Samsung Challenges Key Apple Witness' Expertise
Samsung attorney probes industrial design expert Peter Bressler's qualifications to judge whether Samsung phones infringe Apple's patents.
Two Japanese patents and one Korean patent show a rectangular phone form with a large glass face and rounded corners. The glass face varies in size from one patent to the other, but all are much larger than older generations of phones. All three resemble the form of the iPhone, as well as the popular Samsung Galaxy line and its many variants.
The patent details were aired Monday in U.S. District Court in San Jose, Calif., before Judge Lucy Koh. The trial is in only its third day of testimony. It's expected to last three weeks.
Lead Samsung attorney Charles Verhoeven also highlighted some surprising differences between Samsung smartphones and the iPhone, differences that a key expert witness for Apple seemed unaware of. On the Samsung Galaxy S 4G, the rounded corners aren't rounded equally, as the iPhone's are, Verhoeven pointed out.
He asked key Apple witness Peter Bressler, an expert on industrial design, if he had noticed how much the top corners are a tighter curve than the bottom corners on the Galaxy. If part of a circle, the top corners would have a radius of 10 centimeters; the bottom, 13 centimeters, he said.
"I couldn't dispute your measurements," Bressler responded. "I haven't measured the corners" on the Galaxy, he testified.
[ Learn how Apple says Samsung infringed its patents. See Apple Execs: Samsung 'Ripped Off' iPhone. ]
Yet lead Apple designer Christopher Stringer, in testimony July 31, had insisted the rounded corners of the iPhone were one of its key differentiating elements. "Did you say equally rounded corners," Verhoeven had questioned him during his July 31 testimony, as if smitten by the idea for the first time. "Corners with exactly the same radii," Stringer had affirmed. Apple had settled on the design because it was "beautiful" due to its simplicity, balance, and symmetry, and part of the symmetry was equally rounded corners, he said.
Furthermore, Apple's design patents, which have Stringer's name on them, show only rectangular phone bodies with equally rounded corners. The point has been so prominent in the early days of the trial that it came as a something of a shock that no one had measured the rounded corners on Samsung's models, except, of course, Samsung.
Bressler, a graduate of the Rhode Island School of Design and founder of design firm Bressler Group, was introduced to the jury as having designed cellphones. Verhoeven later elicited the fact that he had not designed a smartphone and pointed out that none of his designs had been put into production. Only two or three had even been given shape as models. "Five or six" were made into mockups, Bressler corrected him.
Bressler had started out appearing to be the ideal witness to present an expert opinion on whether Samsung's designs had infringed Apple's. He is one of the 50 fellows chosen annually by the Industrial Designers Society of America and he is an adjunct professor teaching integrated industrial design in the University of Pennsylvania's engineering department. With his wavy gray hair and light gray beard and mustache, Bressler looked the part of a professorial and distinguished expert and he testified there was "substantial similarity" between the design of the iPhone and at least seven Samsung phones.
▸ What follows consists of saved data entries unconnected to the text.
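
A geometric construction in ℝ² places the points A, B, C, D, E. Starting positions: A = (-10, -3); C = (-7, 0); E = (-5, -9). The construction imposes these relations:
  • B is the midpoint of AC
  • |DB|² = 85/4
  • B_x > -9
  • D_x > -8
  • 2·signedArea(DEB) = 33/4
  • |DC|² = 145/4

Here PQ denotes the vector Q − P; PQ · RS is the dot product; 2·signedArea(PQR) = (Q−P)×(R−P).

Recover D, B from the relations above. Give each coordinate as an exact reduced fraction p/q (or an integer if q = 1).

B = (-17/2, -3/2)
D = (-15/2, -6)

1. B_x = -17/2  [B is the midpoint of AC]
2. B_y = -3/2  [B is the midpoint of AC]
   → B = (-17/2, -3/2)
3. D_x = -15/2  [line -15/2·x + -7/2·y + -309/4 = 0 ∩ |DB|² = 85/4]
4. D_y = -6  [line -15/2·x + -7/2·y + -309/4 = 0 ∩ |DB|² = 85/4]
   → D = (-15/2, -6)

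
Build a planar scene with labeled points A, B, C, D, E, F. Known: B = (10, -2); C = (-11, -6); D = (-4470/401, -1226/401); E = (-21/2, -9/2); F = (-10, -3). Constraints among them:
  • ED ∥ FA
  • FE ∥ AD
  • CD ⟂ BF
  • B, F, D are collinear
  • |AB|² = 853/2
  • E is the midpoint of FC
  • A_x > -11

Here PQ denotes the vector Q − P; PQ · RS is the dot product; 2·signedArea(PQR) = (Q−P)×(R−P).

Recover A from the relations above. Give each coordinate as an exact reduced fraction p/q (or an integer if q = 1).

1. A_x = -8539/802  [FE ∥ AD ∩ ED ∥ FA]
2. A_y = -1249/802  [FE ∥ AD ∩ ED ∥ FA]
   → A = (-8539/802, -1249/802)

A = (-8539/802, -1249/802)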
But that appearance faded somewhat as Verhoeven, known as Charlie V. in the courtroom, bore down on the witness. He had testified under friendly questioning by Apple attorney Rachael Krevans that the Samsung Galaxy S and other Samsung phones, such as the Infuse, Skyrocket, Vibrant, and Mesmerize, all infringed Apple's design, in his opinion. But Verhoeven asked detailed questions about the essential design elements of one phone after another to check how they infringed.
The questions challenged Bressler, then finally vexed him. "You're frustrating me in the level of detail you're asking about," he told Verhoeven.
"Mr. Stringer said details matter in industrial design," Verhoeven responded.
At another point, Bressler bristled: "You're asking me to compare peanut butter and turkey," he said.
"Which one is peanut butter and which one is the turkey?" Verhoeven asked quickly, drawing laughs from courtroom observers, including the 20 occupying the 21 back-row seats for the press.
But he came closer to drawing blood when one of his detail questions about a Samsung design elicited an inadvertent or unexpected response from Bressler. In evaluating one Samsung design, he said he didn't spend time inspecting and couldn't explain the four buttons at the bottom of the phone's face, a common element of Android design.
"You're not an expert in the (operational) functions of a smartphone? I thought I just heard you say that," Verhoeven said.
"I'm an expert on the function of design patterns," said Bressler.
Verhoeven: "Did you actually use any of those buttons?"
Bressler: "No, not as part of my understanding of the design of the phones."